Before the Hysterosalpingography Test You Will need To Inform Your Doctor
Hysterosalpingography, also called a hysterosalpingogram or uterosalpingogram, is an x-ray test that examines a woman’s uterus and fallopian tubes (structures that transport eggs from the ovaries to the uterus). It is often used to diagnose problems with infertility.
A tube is threaded through your vagina to inject a contrast material (dye) into your uterus. The dye will be highlighted on the images of the X-rays, helping your doctor to determine if your uterus has a strange shape or if you have blocked fallopian tubes.
You may feel some pain while taking the test. Your doctor may prescribe pain medicine such as ibuprofen and aspirin to help you relax.
Before the procedure starts, your cervix will be cleaned and your vagina with antibacterial liquid soap. The doctor may insert thin clamps on the cervix, to hold it in place as the dye is administered into your uterus.
Once the uterus has been injected with contrast, you will lie on a table in an x-ray department. You will wear stirrups to keep your feet from touching the floor. Then a tool called a speculum is placed into your vagina so that the doctor can get an image of your uterus.
A radiologist (a specialist who studies X-rays) uses fluoroscopy to monitor the contrast dye as they move through your uterus. The radiologist then takes images of the pelvis.
Before the test you will need to inform your doctor of any health conditions.
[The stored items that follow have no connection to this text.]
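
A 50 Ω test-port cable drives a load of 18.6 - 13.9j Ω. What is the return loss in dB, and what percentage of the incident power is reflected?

RL ≈ 6.19 dB; 24.1% of incident power reflected

Γ = (-31.4 − j13.9)/(68.6 − j13.9), |Γ| = 0.491
RL = −20·log₁₀(0.491) = 6.19 dB
P_refl/P_inc = |Γ|² = 0.241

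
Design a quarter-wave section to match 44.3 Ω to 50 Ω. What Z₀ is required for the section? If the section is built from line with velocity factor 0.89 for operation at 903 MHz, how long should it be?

Z_qwt ≈ 47.1 Ω; length ≈ 7.39 cm

Z_qwt = √(Z_0·R_L) = √(50 × 44.3) = √2215
λ = 0.89·c/f = 0.296 m, so l = λ/4 = 0.0739 m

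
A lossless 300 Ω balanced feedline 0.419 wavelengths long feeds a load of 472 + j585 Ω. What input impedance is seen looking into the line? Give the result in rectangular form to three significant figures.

βl = 2π × 0.419 = 151°
tan(βl) = tan(151°) = -0.558
Z_in = Z_0·(Z_L + jZ_0·tanβl)/(Z_0 + jZ_L·tanβl)
     = 300·(472 + j418)/(626 − j263)

Z_in ≈ 121 + j251 Ω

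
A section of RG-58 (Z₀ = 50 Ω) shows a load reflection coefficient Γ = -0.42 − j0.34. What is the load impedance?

Z_L ≈ 16.6 − j15.9 Ω

Z_L = Z_0·(1 + Γ)/(1 − Γ) = 50·(0.58 − j0.34)/(1.42 + j0.34)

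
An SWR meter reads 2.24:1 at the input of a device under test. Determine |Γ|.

|Γ| ≈ 0.383

|Γ| = (S − 1)/(S + 1) = (2.24 − 1)/(2.24 + 1) = 1.24/3.24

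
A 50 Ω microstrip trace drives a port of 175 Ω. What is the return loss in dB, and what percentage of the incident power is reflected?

RL ≈ 5.11 dB; 30.9% of incident power reflected

Γ = (175 − 50)/(175 + 50) = 0.556
RL = −20·log₁₀(0.556) = 5.11 dB
P_refl/P_inc = |Γ|² = 0.309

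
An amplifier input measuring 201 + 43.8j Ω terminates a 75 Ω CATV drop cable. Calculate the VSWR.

Γ = (Z_L − Z_0)/(Z_L + Z_0) = (126 + j43.8)/(276 + j43.8)
|Γ| = 133/279 = 0.477
VSWR = (1 + |Γ|)/(1 − |Γ|) = 1.48/0.523

VSWR ≈ 2.83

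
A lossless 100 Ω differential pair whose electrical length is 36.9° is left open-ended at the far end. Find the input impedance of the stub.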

You might have a medical condition that affects the blood pressure or a past history of bleeding. You will also need to list all medications, including supplements.
You can also discuss with your doctor if you have any allergies to iodine-based contrast materials. You can also talk to your doctor about any allergies you might have to iodine contrast materials.
Genetic testing involves a DNA test to look for changes that may indicate your risk of developing certain diseases. It can also give you information on your risk of becoming pregnant, and about treatment options if there is a family history or cancer in the family.
If you have had multiple miscarriages and/or difficulty becoming pregnant, your doctor might order the test. Your doctor may order the test if the tubal surgery was performed or if the tubal ligation was performed (a procedure that closes off the fallopian pipes). This test can also be performed if you wish to verify whether your tubal-ligation procedure has been successfully reversed.
You may need a qualified radiologist and a hospital that provides this service. Your doctor will answer all of your questions and can recommend the appropriate facility.
The test usually takes less than 5 minutes to complete. The test is usually performed when your menstrual period has ended, but before your ovulation. This allows you to exclude pregnancy.